Fiscal Cliff Postponed – Paychecks go Down
on January 2nd, 2013 at 9:28 amIt looks like the president won. He has successfully pulled off an ever popular rob from the rich and give to the poor tactic. The fiscal cliff deal fails miserably to stem the flow of red ink on the books at the Department of the Treasury. The new taxes will do little to even slow down the amount that we add to the National Debt everyday.
You escaped unscathed? Think again. Your Social Security deduction will increase by 2%. If you make $40,000 per year you will take home $800 less this year. Can you guess what impact virtually everyone having a paycheck reduced by 2% will have on the economy?

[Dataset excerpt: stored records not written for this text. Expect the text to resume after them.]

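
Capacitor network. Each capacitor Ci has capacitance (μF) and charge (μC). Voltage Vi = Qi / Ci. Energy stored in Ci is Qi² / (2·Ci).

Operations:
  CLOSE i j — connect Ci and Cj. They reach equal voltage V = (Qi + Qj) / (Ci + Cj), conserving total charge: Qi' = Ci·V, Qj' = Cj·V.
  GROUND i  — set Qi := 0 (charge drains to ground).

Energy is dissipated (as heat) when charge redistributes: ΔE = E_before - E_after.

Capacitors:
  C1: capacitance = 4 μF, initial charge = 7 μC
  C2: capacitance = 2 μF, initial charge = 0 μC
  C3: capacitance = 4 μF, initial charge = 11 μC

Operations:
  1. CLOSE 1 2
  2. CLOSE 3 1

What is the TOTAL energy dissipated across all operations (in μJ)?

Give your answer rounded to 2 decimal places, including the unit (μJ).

Answer: 4.55 μJ

Derivation:
Initial: C1(4μF, Q=7μC, V=1.75V), C2(2μF, Q=0μC, V=0.00V), C3(4μF, Q=11μC, V=2.75V)
Op 1: CLOSE 1-2: Q_total=7.00, C_total=6.00, V=1.17; Q1=4.67, Q2=2.33; dissipated=2.042
Op 2: CLOSE 3-1: Q_total=15.67, C_total=8.00, V=1.96; Q3=7.83, Q1=7.83; dissipated=2.507
Total dissipated: 4.549 μJ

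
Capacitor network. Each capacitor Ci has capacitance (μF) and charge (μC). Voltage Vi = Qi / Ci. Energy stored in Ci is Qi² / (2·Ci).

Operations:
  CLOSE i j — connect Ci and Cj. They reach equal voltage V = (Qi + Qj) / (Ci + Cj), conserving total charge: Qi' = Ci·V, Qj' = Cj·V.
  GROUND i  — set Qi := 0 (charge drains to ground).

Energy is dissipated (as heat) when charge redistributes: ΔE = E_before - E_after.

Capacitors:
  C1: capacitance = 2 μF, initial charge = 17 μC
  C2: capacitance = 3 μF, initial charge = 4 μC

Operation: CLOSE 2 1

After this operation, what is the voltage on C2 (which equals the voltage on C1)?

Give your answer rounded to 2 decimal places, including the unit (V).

Initial: C1(2μF, Q=17μC, V=8.50V), C2(3μF, Q=4μC, V=1.33V)
Op 1: CLOSE 2-1: Q_total=21.00, C_total=5.00, V=4.20; Q2=12.60, Q1=8.40; dissipated=30.817

Answer: 4.20 V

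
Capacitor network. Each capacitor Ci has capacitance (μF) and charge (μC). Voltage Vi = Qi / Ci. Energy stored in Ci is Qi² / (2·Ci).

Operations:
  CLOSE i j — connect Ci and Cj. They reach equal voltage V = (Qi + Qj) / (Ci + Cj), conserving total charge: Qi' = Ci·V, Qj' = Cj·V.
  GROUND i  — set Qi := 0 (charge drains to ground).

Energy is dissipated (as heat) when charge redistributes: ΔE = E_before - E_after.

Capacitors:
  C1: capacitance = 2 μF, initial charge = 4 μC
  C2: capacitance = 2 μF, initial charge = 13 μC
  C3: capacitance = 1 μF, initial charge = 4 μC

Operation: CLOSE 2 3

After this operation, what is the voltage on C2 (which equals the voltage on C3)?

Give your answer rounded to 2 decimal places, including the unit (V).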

Ironically, the Hollywood set that is telling us that the rich need to pay their “fair share” get an extension on “Production Tax Incentives”.
It will be interesting to see what President Obama can come up with for reducing expenses in two months.



Kick the can down the road
Leave an even harder row to hoe…
Oh well, I’m sure the gubmint has a new currency all ready to go (to bridge the gap until they stop making printing currency) when a future devalued dollar causes the big crash.
Still, you have to hand it to Obama. He knows how to play the game.
The official spin on right-wing radio is that the economy truly belongs to him now and – after the tax hikes from the deal and especially from Obamacare kick in – the American people will be disgusted.
We’ll see.
I just thought of something.
Doesn’t “Production Tax Incentives” mean “Don’t tax job creators”?